Even if providers are able to absorb a surge from Florida, individuals seeking abortions need to find the means to travel significant distances for care.
Abortion funds can help fill the financial gap for some, but many of those organizations are stretched thin, as well.
The Tampa Bay Abortion Fund had to close its doors to new clients for a month this fall, said Bree Wallace, its director of case management. And now, for the first time, it’s budgeting how much it’s spending each month.
Donations aren’t as large or as frequent as they were right after the Dobbs decision, Wallace said, despite a growing need.
“We’re spending more, but we’re not recouping,” she said. And supporting out-of-state travel would be raise expenses significantly.
At the midway point for the latest budget cycle, the Tampa Bay Abortion Fund had used about three-quarters of the allotted monthly funds. Only about $1,000 has been spent on practical support such as travel costs, with the remaining $41,000 put toward appointment costs at clinics. But that ratio would flip dramatically with additional restrictions to abortion access in Florida – and the overall need would only grow, Wallace said.
“It’s a lot easier to come up with $350 for appointments versus $350 plus a flight, hotel and all the travel costs for one appointment,” she said. “We’d never leave anyone stranded, so we’re trying to make sure we have money when people might be traveling a lot and it gets more expensive.”
No safe haven
The potential change in Florida isn’t the only looming uncertainty around abortion access in the US.
Virginia is also a crucial access point for people seeking abortion and, like Florida, reported a significant increase in abortions in the year post-Dobbs. Average monthly abortions rose 25%, according to the #WeCount report, a difference of about 550 abortions a month or more than 6,600 additional abortions over the course of a year.
This week, Virginia has its first general election since the Dobbs decision, and shifts in the control of the Legislature could pave the way for new restrictions.

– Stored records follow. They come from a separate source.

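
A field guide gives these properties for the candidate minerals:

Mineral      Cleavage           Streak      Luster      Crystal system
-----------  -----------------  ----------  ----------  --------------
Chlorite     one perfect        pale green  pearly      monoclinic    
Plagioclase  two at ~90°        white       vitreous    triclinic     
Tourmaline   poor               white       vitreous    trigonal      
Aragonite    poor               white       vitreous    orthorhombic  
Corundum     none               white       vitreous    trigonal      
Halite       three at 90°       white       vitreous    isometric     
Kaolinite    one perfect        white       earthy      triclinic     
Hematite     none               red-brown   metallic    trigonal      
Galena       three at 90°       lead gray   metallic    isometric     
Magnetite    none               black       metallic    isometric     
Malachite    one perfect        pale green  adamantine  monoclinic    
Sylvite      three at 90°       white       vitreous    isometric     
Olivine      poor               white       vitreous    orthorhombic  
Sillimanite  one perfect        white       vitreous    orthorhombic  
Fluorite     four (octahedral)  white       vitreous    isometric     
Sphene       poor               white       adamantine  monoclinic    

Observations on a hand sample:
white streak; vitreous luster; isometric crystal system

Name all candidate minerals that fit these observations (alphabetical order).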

“This election is so critical for Virginians and so many of our neighbors because Virginia is such a key access state,” said Jamie Lockhart, executive director at Planned Parenthood Advocates of Virginia. “Virginia is truly holding the line, and we need to keep it that way.”
Impending change – from a court decision, election results or otherwise – raises anxiety for local providers and compounds broader uncertainty nationwide.
The staff members at A Woman’s Choice, an independent abortion clinic with locations in Florida and North Carolina, know that the Florida Supreme Court decisions are typically released each Thursday at 11 a.m.
“Our frontline staff in the midst of it. They’re in the middle of clinics, consults, making sure patients are educated about their care and making the best decisions for them and their family,” said Amber Gavin, vice president of advocacy and operations for the organization. “But our leadership team, that’s when we’re on the Florida Supreme Court website, checking and refreshing. There’s a lot of anxiety for a few hours.”
The past few Thursdays have brought a “sigh of relief,” she said, but the regular anxiety can wear on patients and staff.
“It’s exhausting and frustrating,” Gavin said. “Every time folks hear that there’s change, people think that it immediately goes into effect, and there’s a lot of chaos and confusion.” Patients often call with questions about keeping their appointments, and staff are worried about keeping their jobs, she said.
In some ways, operating under uncertainty has become the norm.
“We want to retain freedom to abortion care in the South, and we’re working to be that safe haven, but nothing is a certainty,” Scheinberg said. “With the political landscape, it’s very hard to tell exactly what’s going to happen next. I don’t think there is a safe place in the United States. We just have to be vigilant and keep working.”